A ball gown is the most formal female attire for social occasions. According to rules of etiquette, a ball gown must be worn where "white tie" or "evening dress" is specified on the invitation. It is traditionally a full-skirted gown reaching at least to the ankles, made of luxurious fabric, delicately and exotically trimmed. Most versions are cut off the shoulder with decollete necklines. Such gowns are typically worn with a stole (a formal shawl in expensive fabric), cape or cloak in lieu of a coat, "good" (couture or vintage) jewellery and opera-length gloves. Standard accessories are dancing shoes and a clutch style evening bag. Where "state decorations" are to be worn, they are on a bow pinned to the chest, and married women wear a tiara if they have one. The ball-gown shape has changed little since the mid-19th century. Although artificial fabrics are now sometimes used, the most common fabrics are satin, silk, taffeta and velvet with trimmings of lace, pearls, sequins, embroidery, ruffles and ruching.
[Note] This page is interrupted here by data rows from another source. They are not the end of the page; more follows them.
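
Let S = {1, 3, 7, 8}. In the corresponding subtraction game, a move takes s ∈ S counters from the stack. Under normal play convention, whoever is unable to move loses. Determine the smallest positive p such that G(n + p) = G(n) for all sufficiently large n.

15

n :  0  1  2  3  4  5  6  7  8  9 10 11 12 13 14 15 16 17 18 19 20 21 22 23 24 25 26 27 28 29 30 31
G :  0  1  0  1  0  1  0  1  2  3  2  3  2  3  2  0  1  0  1  0  1  0  1  2  3  2  3  2  3  2  0  1
G(n+15) = G(n) holds for n = 0,…,7 (a full window of length max(S) = 8), so the sequence is purely periodic with period 15.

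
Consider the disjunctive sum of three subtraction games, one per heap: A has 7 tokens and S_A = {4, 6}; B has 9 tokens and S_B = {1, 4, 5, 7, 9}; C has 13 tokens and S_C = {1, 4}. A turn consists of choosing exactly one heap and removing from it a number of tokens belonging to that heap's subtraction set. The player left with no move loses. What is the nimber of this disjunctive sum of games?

1

Heap A, S = {4, 6}:
n : 0 1 2 3 4 5 6 7
G : 0 0 0 0 1 1 1 1
G_A(7) = 1.
Heap B, S = {1, 4, 5, 7, 9}:
G(0) = 0
G(1) = mex{0} = 1
G(2) = mex{1} = 0
G(3) = mex{0} = 1
G(4) = mex{1,0} = 2
G(5) = mex{2,1,0} = 3
G(6) = mex{3,0,1} = 2
G(7) = mex{2,1,0,0} = 3
G(8) = mex{3,2,1,1} = 0
G(9) = mex{0,3,2,0,0} = 1
G_B(9) = 1.
Heap C, S = {1, 4}:
G(0) = 0
G(1) = mex{0} = 1
G(2) = mex{1} = 0
G(3) = mex{0} = 1
G(4) = mex{1,0} = 2
G(5) = mex{2,1} = 0
G(6) = mex{0,0} = 1
G(7) = mex{1,1} = 0
G(8) = mex{0,2} = 1
G(9) = mex{1,0} = 2
G(10) = mex{2,1} = 0
G(11) = mex{0,0} = 1
G(12) = mex{1,1} = 0
G(13) = mex{0,2} = 1
G_C(13) = 1.
Combined Grundy value = 1 ⊕ 1 ⊕ 1 = 1.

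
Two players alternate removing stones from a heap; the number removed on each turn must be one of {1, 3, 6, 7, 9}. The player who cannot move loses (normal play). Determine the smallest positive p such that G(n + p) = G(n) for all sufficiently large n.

12

n :  0  1  2  3  4  5  6  7  8  9 10 11 12 13 14 15 16 17 18 19 20 21 22 23 24 25
G :  0  1  0  1  0  1  2  3  2  3  2  3  0  1  0  1  0  1  2  3  2  3  2  3  0  1
G(n+12) = G(n) holds for n = 0,…,8 (a full window of length max(S) = 9), so the sequence is purely periodic with period 12.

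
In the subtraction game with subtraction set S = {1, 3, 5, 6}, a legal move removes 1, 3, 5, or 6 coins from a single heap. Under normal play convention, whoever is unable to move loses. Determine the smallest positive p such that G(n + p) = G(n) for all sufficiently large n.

G(0) = 0
G(1) = mex{0} = 1
G(2) = mex{1} = 0
G(3) = mex{0,0} = 1
G(4) = mex{1,1} = 0
G(5) = mex{0,0,0} = 1
G(6) = mex{1,1,1,0} = 2
G(7) = mex{2,0,0,1} = 3
G(8) = mex{3,1,1,0} = 2
G(9) = mex{2,2,0,1} = 3
G(10) = mex{3,3,1,0} = 2
G(11) = mex{2,2,2,1} = 0
G(12) = mex{0,3,3,2} = 1
G(13) = mex{1,2,2,3} = 0
G(14) = mex{0,0,3,2} = 1
G(15) = mex{1,1,2,3} = 0
G(16) = mex{0,0,0,2} = 1
G(17) = mex{1,1,1,0} = 2
G(18) = mex{2,0,0,1} = 3
G(19) = mex{3,1,1,0} = 2
G(20) = mex{2,2,0,1} = 3
G(21) = mex{3,3,1,0} = 2
G(22) = mex{2,2,2,1} = 0
G(23) = mex{0,3,3,2} = 1
G(n+11) = G(n) holds for n = 0,…,5 (a full window of length max(S) = 6), so the sequence is purely periodic with period 11.

11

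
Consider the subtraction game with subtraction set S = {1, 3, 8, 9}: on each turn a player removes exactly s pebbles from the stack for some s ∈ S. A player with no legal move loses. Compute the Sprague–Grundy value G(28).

n :  0  1  2  3  4  5  6  7  8  9 10 11 12 13 14 15 16 17 18 19 20 21 22 23 24 25 26 27 28
G :  0  1  0  1  0  1  0  1  2  3  2  3  2  3  2  3  0  1  0  1  0  1  0  1  2  3  2  3  2

2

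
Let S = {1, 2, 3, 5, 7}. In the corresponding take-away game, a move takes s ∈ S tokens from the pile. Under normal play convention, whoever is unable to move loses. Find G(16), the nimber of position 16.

G(0) = 0
G(1) = mex{0} = 1
G(2) = mex{1,0} = 2
G(3) = mex{2,1,0} = 3
G(4) = mex{3,2,1} = 0
G(5) = mex{0,3,2,0} = 1
G(6) = mex{1,0,3,1} = 2
G(7) = mex{2,1,0,2,0} = 3
G(8) = mex{3,2,1,3,1} = 0
G(9) = mex{0,3,2,0,2} = 1
G(10) = mex{1,0,3,1,3} = 2
G(11) = mex{2,1,0,2,0} = 3
G(12) = mex{3,2,1,3,1} = 0
G(13) = mex{0,3,2,0,2} = 1
G(14) = mex{1,0,3,1,3} = 2
G(15) = mex{2,1,0,2,0} = 3
G(16) = mex{3,2,1,3,1} = 0

0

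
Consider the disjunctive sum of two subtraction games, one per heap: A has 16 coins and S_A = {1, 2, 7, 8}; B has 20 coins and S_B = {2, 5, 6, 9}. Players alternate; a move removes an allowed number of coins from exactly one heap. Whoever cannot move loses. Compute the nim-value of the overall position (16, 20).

Heap A, S = {1, 2, 7, 8}:
n :  0  1  2  3  4  5  6  7  8  9 10 11 12 13 14 15 16
G :  0  1  2  0  1  2  0  1  2  0  1  2  0  1  2  0  1
G_A(16) = 1.
Heap B, S = {2, 5, 6, 9}:
G(0) = 0
G(1) = mex{} = 0
G(2) = mex{0} = 1
G(3) = mex{0} = 1
G(4) = mex{1} = 0
G(5) = mex{1,0} = 2
G(6) = mex{0,0,0} = 1
G(7) = mex{2,1,0} = 3
G(8) = mex{1,1,1} = 0
G(9) = mex{3,0,1,0} = 2
G(10) = mex{0,2,0,0} = 1
G(11) = mex{2,1,2,1} = 0
G(12) = mex{1,3,1,1} = 0
G(13) = mex{0,0,3,0} = 1
G(14) = mex{0,2,0,2} = 1
G(15) = mex{1,1,2,1} = 0
G(16) = mex{1,0,1,3} = 2
G(17) = mex{0,0,0,0} = 1
G(18) = mex{2,1,0,2} = 3
G(19) = mex{1,1,1,1} = 0
G(20) = mex{3,0,1,0} = 2
G_B(20) = 2.
Combined Grundy value = 1 ⊕ 2 = 3.

3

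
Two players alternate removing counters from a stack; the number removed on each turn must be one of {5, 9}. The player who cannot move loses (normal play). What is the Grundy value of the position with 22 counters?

1

n :  0  1  2  3  4  5  6  7  8  9 10 11 12 13 14 15 16 17 18 19 20 21 22
G :  0  0  0  0  0  1  1  1  1  1  2  2  2  2  0  0  0  0  0  1  1  1  1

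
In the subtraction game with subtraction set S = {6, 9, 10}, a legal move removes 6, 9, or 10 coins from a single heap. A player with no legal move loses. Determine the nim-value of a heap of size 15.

n :  0  1  2  3  4  5  6  7  8  9 10 11 12 13 14 15
G :  0  0  0  0  0  0  1  1  1  1  1  1  2  2  2  2

2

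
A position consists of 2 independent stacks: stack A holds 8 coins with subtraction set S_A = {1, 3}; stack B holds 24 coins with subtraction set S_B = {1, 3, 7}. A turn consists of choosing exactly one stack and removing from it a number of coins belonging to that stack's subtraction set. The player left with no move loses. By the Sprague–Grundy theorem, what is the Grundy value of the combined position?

0

Stack A, S = {1, 3}:
G(0) = 0
G(1) = mex{0} = 1
G(2) = mex{1} = 0
G(3) = mex{0,0} = 1
G(4) = mex{1,1} = 0
G(5) = mex{0,0} = 1
G(6) = mex{1,1} = 0
G(7) = mex{0,0} = 1
G(8) = mex{1,1} = 0
G_A(8) = 0.
Stack B, S = {1, 3, 7}:
G(0) = 0
G(1) = mex{0} = 1
G(2) = mex{1} = 0
G(3) = mex{0,0} = 1
G(4) = mex{1,1} = 0
G(5) = mex{0,0} = 1
G(6) = mex{1,1} = 0
G(7) = mex{0,0,0} = 1
G(8) = mex{1,1,1} = 0
G(9) = mex{0,0,0} = 1
G(10) = mex{1,1,1} = 0
G(11) = mex{0,0,0} = 1
G(12) = mex{1,1,1} = 0
G(13) = mex{0,0,0} = 1
G(14) = mex{1,1,1} = 0
G(15) = mex{0,0,0} = 1
G(16) = mex{1,1,1} = 0
G(17) = mex{0,0,0} = 1
G(18) = mex{1,1,1} = 0
G(19) = mex{0,0,0} = 1
G(20) = mex{1,1,1} = 0
G(21) = mex{0,0,0} = 1
G(22) = mex{1,1,1} = 0
G(23) = mex{0,0,0} = 1
G(24) = mex{1,1,1} = 0
G_B(24) = 0.
Combined Grundy value = 0 ⊕ 0 = 0.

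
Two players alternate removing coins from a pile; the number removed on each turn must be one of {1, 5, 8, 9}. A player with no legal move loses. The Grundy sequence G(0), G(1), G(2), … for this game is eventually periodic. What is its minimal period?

n :  0  1  2  3  4  5  6  7  8  9 10 11 12 13 14 15 16 17 18 19 20 21 22 23 24 25 26 27 28 29 30 31 32 33
G :  0  1  0  1  0  1  0  1  2  3  2  3  2  3  2  3  0  1  0  1  0  1  0  1  2  3  2  3  2  3  2  3  0  1
G(n+16) = G(n) holds for n = 0,…,8 (a full window of length max(S) = 9), so the sequence is purely periodic with period 16.

16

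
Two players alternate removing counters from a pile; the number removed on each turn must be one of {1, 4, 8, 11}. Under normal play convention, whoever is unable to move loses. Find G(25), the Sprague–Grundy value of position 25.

n :  0  1  2  3  4  5  6  7  8  9 10 11 12 13 14 15 16 17 18 19 20 21 22 23 24 25
G :  0  1  0  1  2  0  1  0  1  2  3  2  0  1  0  1  2  0  1  0  1  2  3  2  0  1

1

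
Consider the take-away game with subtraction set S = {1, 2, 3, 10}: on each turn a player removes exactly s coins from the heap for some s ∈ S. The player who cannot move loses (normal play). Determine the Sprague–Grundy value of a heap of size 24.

n :  0  1  2  3  4  5  6  7  8  9 10 11 12 13 14 15 16 17 18 19 20 21 22 23 24
G :  0  1  2  3  0  1  2  3  0  1  2  3  0  1  2  3  0  1  2  3  0  1  2  3  0

0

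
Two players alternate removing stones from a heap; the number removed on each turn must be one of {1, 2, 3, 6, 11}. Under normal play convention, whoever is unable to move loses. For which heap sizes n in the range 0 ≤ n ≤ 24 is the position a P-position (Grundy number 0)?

0, 4, 8, 12, 16, 20, 24

n :  0  1  2  3  4  5  6  7  8  9 10 11 12 13 14 15 16 17 18 19 20 21 22 23 24
G :  0  1  2  3  0  1  2  3  0  1  2  3  0  1  2  3  0  1  2  3  0  1  2  3  0
P-positions are exactly the n with G(n) = 0.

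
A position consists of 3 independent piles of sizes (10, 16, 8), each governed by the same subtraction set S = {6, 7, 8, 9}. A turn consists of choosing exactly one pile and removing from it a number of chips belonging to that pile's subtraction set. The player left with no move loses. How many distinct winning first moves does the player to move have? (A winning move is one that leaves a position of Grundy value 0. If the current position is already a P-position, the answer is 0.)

All piles use S = {6, 7, 8, 9}:
n :  0  1  2  3  4  5  6  7  8  9 10 11 12 13 14 15 16
G :  0  0  0  0  0  0  1  1  1  1  1  1  2  2  2  0  0
Pile A: G(10) = 1.
Pile B: G(16) = 0.
Pile C: G(8) = 1.
Combined Grundy value = 1 ⊕ 0 ⊕ 1 = 0.
A winning move leaves total XOR = 0, i.e. changes one component's Grundy value g to g ⊕ X where X is the current total.
Pile A: target g' = 1⊕0 = 1, but every legal move changes the Grundy value (mex property), so 0 moves.
Pile B: target g' = 0⊕0 = 0, but every legal move changes the Grundy value (mex property), so 0 moves.
Pile C: target g' = 1⊕0 = 1, but every legal move changes the Grundy value (mex property), so 0 moves.

0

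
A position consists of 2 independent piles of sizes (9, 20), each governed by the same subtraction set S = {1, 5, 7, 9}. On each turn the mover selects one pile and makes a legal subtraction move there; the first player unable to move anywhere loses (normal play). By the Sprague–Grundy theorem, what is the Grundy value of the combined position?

All piles use S = {1, 5, 7, 9}:
n :  0  1  2  3  4  5  6  7  8  9 10 11 12 13 14 15 16 17 18 19 20
G :  0  1  0  1  0  1  0  1  0  1  0  1  0  1  0  1  0  1  0  1  0
Pile A: G(9) = 1.
Pile B: G(20) = 0.
Combined Grundy value = 1 ⊕ 0 = 1.

1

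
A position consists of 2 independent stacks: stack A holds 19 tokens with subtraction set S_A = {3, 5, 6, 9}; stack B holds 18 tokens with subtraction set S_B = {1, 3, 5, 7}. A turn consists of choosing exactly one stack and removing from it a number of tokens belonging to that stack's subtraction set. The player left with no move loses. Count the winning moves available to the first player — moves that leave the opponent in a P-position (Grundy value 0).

2

Stack A, S = {3, 5, 6, 9}:
G(0) = 0
G(1) = mex{} = 0
G(2) = mex{} = 0
G(3) = mex{0} = 1
G(4) = mex{0} = 1
G(5) = mex{0,0} = 1
G(6) = mex{1,0,0} = 2
G(7) = mex{1,0,0} = 2
G(8) = mex{1,1,0} = 2
G(9) = mex{2,1,1,0} = 3
G(10) = mex{2,1,1,0} = 3
G(11) = mex{2,2,1,0} = 3
G(12) = mex{3,2,2,1} = 0
G(13) = mex{3,2,2,1} = 0
G(14) = mex{3,3,2,1} = 0
G(15) = mex{0,3,3,2} = 1
G(16) = mex{0,3,3,2} = 1
G(17) = mex{0,0,3,2} = 1
G(18) = mex{1,0,0,3} = 2
G(19) = mex{1,0,0,3} = 2
G_A(19) = 2.
Stack B, S = {1, 3, 5, 7}:
G(0) = 0
G(1) = mex{0} = 1
G(2) = mex{1} = 0
G(3) = mex{0,0} = 1
G(4) = mex{1,1} = 0
G(5) = mex{0,0,0} = 1
G(6) = mex{1,1,1} = 0
G(7) = mex{0,0,0,0} = 1
G(8) = mex{1,1,1,1} = 0
G(9) = mex{0,0,0,0} = 1
G(10) = mex{1,1,1,1} = 0
G(11) = mex{0,0,0,0} = 1
G(12) = mex{1,1,1,1} = 0
G(13) = mex{0,0,0,0} = 1
G(14) = mex{1,1,1,1} = 0
G(15) = mex{0,0,0,0} = 1
G(16) = mex{1,1,1,1} = 0
G(17) = mex{0,0,0,0} = 1
G(18) = mex{1,1,1,1} = 0
G_B(18) = 0.
Combined Grundy value = 2 ⊕ 0 = 2.
A winning move leaves total XOR = 0, i.e. changes one component's Grundy value g to g ⊕ X where X is the current total.
Stack A: need g' = 2⊕2 = 0. Options: 19−3→G=1, 19−5→G=0, 19−6→G=0, 19−9→G=3. Hits: 2.
Stack B: need g' = 0⊕2 = 2. Options: 18−1→G=1, 18−3→G=1, 18−5→G=1, 18−7→G=1. Hits: 0.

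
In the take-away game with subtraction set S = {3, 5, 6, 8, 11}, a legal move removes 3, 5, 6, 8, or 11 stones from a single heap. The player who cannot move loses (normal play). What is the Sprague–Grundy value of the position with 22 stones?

G(0) = 0
G(1) = mex{} = 0
G(2) = mex{} = 0
G(3) = mex{0} = 1
G(4) = mex{0} = 1
G(5) = mex{0,0} = 1
G(6) = mex{1,0,0} = 2
G(7) = mex{1,0,0} = 2
G(8) = mex{1,1,0,0} = 2
G(9) = mex{2,1,1,0} = 3
G(10) = mex{2,1,1,0} = 3
G(11) = mex{2,2,1,1,0} = 3
G(12) = mex{3,2,2,1,0} = 4
G(13) = mex{3,2,2,1,0} = 4
G(14) = mex{3,3,2,2,1} = 0
G(15) = mex{4,3,3,2,1} = 0
G(16) = mex{4,3,3,2,1} = 0
G(17) = mex{0,4,3,3,2} = 1
G(18) = mex{0,4,4,3,2} = 1
G(19) = mex{0,0,4,3,2} = 1
G(20) = mex{1,0,0,4,3} = 2
G(21) = mex{1,0,0,4,3} = 2
G(22) = mex{1,1,0,0,3} = 2

2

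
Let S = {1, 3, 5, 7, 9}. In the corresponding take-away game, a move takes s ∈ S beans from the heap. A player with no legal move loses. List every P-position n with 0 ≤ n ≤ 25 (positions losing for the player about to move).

n :  0  1  2  3  4  5  6  7  8  9 10 11 12 13 14 15 16 17 18 19 20 21 22 23 24 25
G :  0  1  0  1  0  1  0  1  0  1  0  1  0  1  0  1  0  1  0  1  0  1  0  1  0  1
P-positions are exactly the n with G(n) = 0.

0, 2, 4, 6, 8, 10, 12, 14, 16, 18, 20, 22, 24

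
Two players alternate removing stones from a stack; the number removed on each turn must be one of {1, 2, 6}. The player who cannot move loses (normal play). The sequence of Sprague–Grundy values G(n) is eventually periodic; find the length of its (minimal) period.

7

n :  0  1  2  3  4  5  6  7  8  9 10 11 12 13 14 15
G :  0  1  2  0  1  2  3  0  1  2  0  1  2  3  0  1
G(n+7) = G(n) holds for n = 0,…,5 (a full window of length max(S) = 6), so the sequence is purely periodic with period 7.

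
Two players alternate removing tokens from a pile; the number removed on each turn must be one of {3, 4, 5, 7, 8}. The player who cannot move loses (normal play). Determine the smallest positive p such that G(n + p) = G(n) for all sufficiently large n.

11

n :  0  1  2  3  4  5  6  7  8  9 10 11 12 13 14 15 16 17 18 19 20 21 22 23
G :  0  0  0  1  1  1  2  2  2  3  3  0  0  0  1  1  1  2  2  2  3  3  0  0
G(n+11) = G(n) holds for n = 0,…,7 (a full window of length max(S) = 8), so the sequence is purely periodic with period 11.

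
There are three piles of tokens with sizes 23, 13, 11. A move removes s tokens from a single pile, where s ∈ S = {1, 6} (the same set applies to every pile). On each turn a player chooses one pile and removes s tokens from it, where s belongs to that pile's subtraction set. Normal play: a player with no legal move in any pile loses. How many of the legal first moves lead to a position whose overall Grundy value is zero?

1

All piles use S = {1, 6}:
n :  0  1  2  3  4  5  6  7  8  9 10 11 12 13 14 15 16 17 18 19 20 21 22 23
G :  0  1  0  1  0  1  2  0  1  0  1  0  1  2  0  1  0  1  0  1  2  0  1  0
Pile A: G(23) = 0.
Pile B: G(13) = 2.
Pile C: G(11) = 0.
Combined Grundy value = 0 ⊕ 2 ⊕ 0 = 2.
A winning move leaves total XOR = 0, i.e. changes one component's Grundy value g to g ⊕ X where X is the current total.
Pile A: need g' = 0⊕2 = 2. Options: 23−1→G=1, 23−6→G=1. Hits: 0.
Pile B: need g' = 2⊕2 = 0. Options: 13−1→G=1, 13−6→G=0. Hits: 1.
Pile C: need g' = 0⊕2 = 2. Options: 11−1→G=1, 11−6→G=1. Hits: 0.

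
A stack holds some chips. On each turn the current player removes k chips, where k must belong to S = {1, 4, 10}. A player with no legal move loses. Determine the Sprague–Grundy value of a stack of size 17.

1

G(0) = 0
G(1) = mex{0} = 1
G(2) = mex{1} = 0
G(3) = mex{0} = 1
G(4) = mex{1,0} = 2
G(5) = mex{2,1} = 0
G(6) = mex{0,0} = 1
G(7) = mex{1,1} = 0
G(8) = mex{0,2} = 1
G(9) = mex{1,0} = 2
G(10) = mex{2,1,0} = 3
G(11) = mex{3,0,1} = 2
G(12) = mex{2,1,0} = 3
G(13) = mex{3,2,1} = 0
G(14) = mex{0,3,2} = 1
G(15) = mex{1,2,0} = 3
G(16) = mex{3,3,1} = 0
G(17) = mex{0,0,0} = 1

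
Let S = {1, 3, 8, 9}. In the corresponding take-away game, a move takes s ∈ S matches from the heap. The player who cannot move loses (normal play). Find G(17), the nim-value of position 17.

G(0) = 0
G(1) = mex{0} = 1
G(2) = mex{1} = 0
G(3) = mex{0,0} = 1
G(4) = mex{1,1} = 0
G(5) = mex{0,0} = 1
G(6) = mex{1,1} = 0
G(7) = mex{0,0} = 1
G(8) = mex{1,1,0} = 2
G(9) = mex{2,0,1,0} = 3
G(10) = mex{3,1,0,1} = 2
G(11) = mex{2,2,1,0} = 3
G(12) = mex{3,3,0,1} = 2
G(13) = mex{2,2,1,0} = 3
G(14) = mex{3,3,0,1} = 2
G(15) = mex{2,2,1,0} = 3
G(16) = mex{3,3,2,1} = 0
G(17) = mex{0,2,3,2} = 1

1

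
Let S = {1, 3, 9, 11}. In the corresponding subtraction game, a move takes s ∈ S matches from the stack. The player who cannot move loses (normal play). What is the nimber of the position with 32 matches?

0

n :  0  1  2  3  4  5  6  7  8  9 10 11 12 13 14 15 16 17 18 19 20 21 22 23 24 25 26 27 28 29 30 31 32
G :  0  1  0  1  0  1  0  1  0  1  0  1  0  1  0  1  0  1  0  1  0  1  0  1  0  1  0  1  0  1  0  1  0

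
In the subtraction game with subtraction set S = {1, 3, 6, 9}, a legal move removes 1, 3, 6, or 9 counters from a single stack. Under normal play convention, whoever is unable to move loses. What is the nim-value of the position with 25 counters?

G(0) = 0
G(1) = mex{0} = 1
G(2) = mex{1} = 0
G(3) = mex{0,0} = 1
G(4) = mex{1,1} = 0
G(5) = mex{0,0} = 1
G(6) = mex{1,1,0} = 2
G(7) = mex{2,0,1} = 3
G(8) = mex{3,1,0} = 2
G(9) = mex{2,2,1,0} = 3
G(10) = mex{3,3,0,1} = 2
G(11) = mex{2,2,1,0} = 3
G(12) = mex{3,3,2,1} = 0
G(13) = mex{0,2,3,0} = 1
G(14) = mex{1,3,2,1} = 0
G(15) = mex{0,0,3,2} = 1
G(16) = mex{1,1,2,3} = 0
G(17) = mex{0,0,3,2} = 1
G(18) = mex{1,1,0,3} = 2
G(19) = mex{2,0,1,2} = 3
G(20) = mex{3,1,0,3} = 2
G(21) = mex{2,2,1,0} = 3
G(22) = mex{3,3,0,1} = 2
G(23) = mex{2,2,1,0} = 3
G(24) = mex{3,3,2,1} = 0
G(25) = mex{0,2,3,0} = 1

1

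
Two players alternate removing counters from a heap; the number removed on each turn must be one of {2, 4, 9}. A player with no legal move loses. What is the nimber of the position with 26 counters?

G(0) = 0
G(1) = mex{} = 0
G(2) = mex{0} = 1
G(3) = mex{0} = 1
G(4) = mex{1,0} = 2
G(5) = mex{1,0} = 2
G(6) = mex{2,1} = 0
G(7) = mex{2,1} = 0
G(8) = mex{0,2} = 1
G(9) = mex{0,2,0} = 1
G(10) = mex{1,0,0} = 2
G(11) = mex{1,0,1} = 2
G(12) = mex{2,1,1} = 0
G(13) = mex{2,1,2} = 0
G(14) = mex{0,2,2} = 1
G(15) = mex{0,2,0} = 1
G(16) = mex{1,0,0} = 2
G(17) = mex{1,0,1} = 2
G(18) = mex{2,1,1} = 0
G(19) = mex{2,1,2} = 0
G(20) = mex{0,2,2} = 1
G(21) = mex{0,2,0} = 1
G(22) = mex{1,0,0} = 2
G(23) = mex{1,0,1} = 2
G(24) = mex{2,1,1} = 0
G(25) = mex{2,1,2} = 0
G(26) = mex{0,2,2} = 1

1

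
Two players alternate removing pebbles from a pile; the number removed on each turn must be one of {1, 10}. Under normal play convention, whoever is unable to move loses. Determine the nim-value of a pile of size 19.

0

n :  0  1  2  3  4  5  6  7  8  9 10 11 12 13 14 15 16 17 18 19
G :  0  1  0  1  0  1  0  1  0  1  2  0  1  0  1  0  1  0  1  0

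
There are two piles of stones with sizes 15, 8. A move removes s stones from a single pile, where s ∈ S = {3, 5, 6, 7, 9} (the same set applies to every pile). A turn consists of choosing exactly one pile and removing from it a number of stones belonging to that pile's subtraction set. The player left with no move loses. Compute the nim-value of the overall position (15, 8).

All piles use S = {3, 5, 6, 7, 9}:
n :  0  1  2  3  4  5  6  7  8  9 10 11 12 13 14 15
G :  0  0  0  1  1  1  2  2  2  3  3  3  0  0  0  1
Pile A: G(15) = 1.
Pile B: G(8) = 2.
Combined Grundy value = 1 ⊕ 2 = 3.

3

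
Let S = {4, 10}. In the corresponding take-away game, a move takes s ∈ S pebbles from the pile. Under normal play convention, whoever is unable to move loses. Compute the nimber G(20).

n :  0  1  2  3  4  5  6  7  8  9 10 11 12 13 14 15 16 17 18 19 20
G :  0  0  0  0  1  1  1  1  0  0  2  2  1  1  0  0  0  0  1  1  1

1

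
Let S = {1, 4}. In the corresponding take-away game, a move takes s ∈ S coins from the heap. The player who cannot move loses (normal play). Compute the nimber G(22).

0

G(0) = 0
G(1) = mex{0} = 1
G(2) = mex{1} = 0
G(3) = mex{0} = 1
G(4) = mex{1,0} = 2
G(5) = mex{2,1} = 0
G(6) = mex{0,0} = 1
G(7) = mex{1,1} = 0
G(8) = mex{0,2} = 1
G(9) = mex{1,0} = 2
G(10) = mex{2,1} = 0
G(11) = mex{0,0} = 1
G(12) = mex{1,1} = 0
G(13) = mex{0,2} = 1
G(14) = mex{1,0} = 2
G(15) = mex{2,1} = 0
G(16) = mex{0,0} = 1
G(17) = mex{1,1} = 0
G(18) = mex{0,2} = 1
G(19) = mex{1,0} = 2
G(20) = mex{2,1} = 0
G(21) = mex{0,0} = 1
G(22) = mex{1,1} = 0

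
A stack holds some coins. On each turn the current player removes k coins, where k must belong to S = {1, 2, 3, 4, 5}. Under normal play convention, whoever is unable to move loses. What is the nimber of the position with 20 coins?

n :  0  1  2  3  4  5  6  7  8  9 10 11 12 13 14 15 16 17 18 19 20
G :  0  1  2  3  4  5  0  1  2  3  4  5  0  1  2  3  4  5  0  1  2

2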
The elements of ladies' white tie attire

According to rules of etiquette and attire, ladies must wear a ball gown to events where men are required to wear white tie attire. The elements of ladies' white tie attire could include:


  • state decorations - if specified on invitation; worn on a bow pinned to the chest
  • tiaras - If married and the event does not take place in a hotel.[1]


For their debuts, debutantes wear long white ball gowns. They also wear long white leather gloves that go well above the elbow and that close with small pearl buttons at the wrist. Their jewellery is understated and suitable for a young lady about to be formally presented to society for the first time.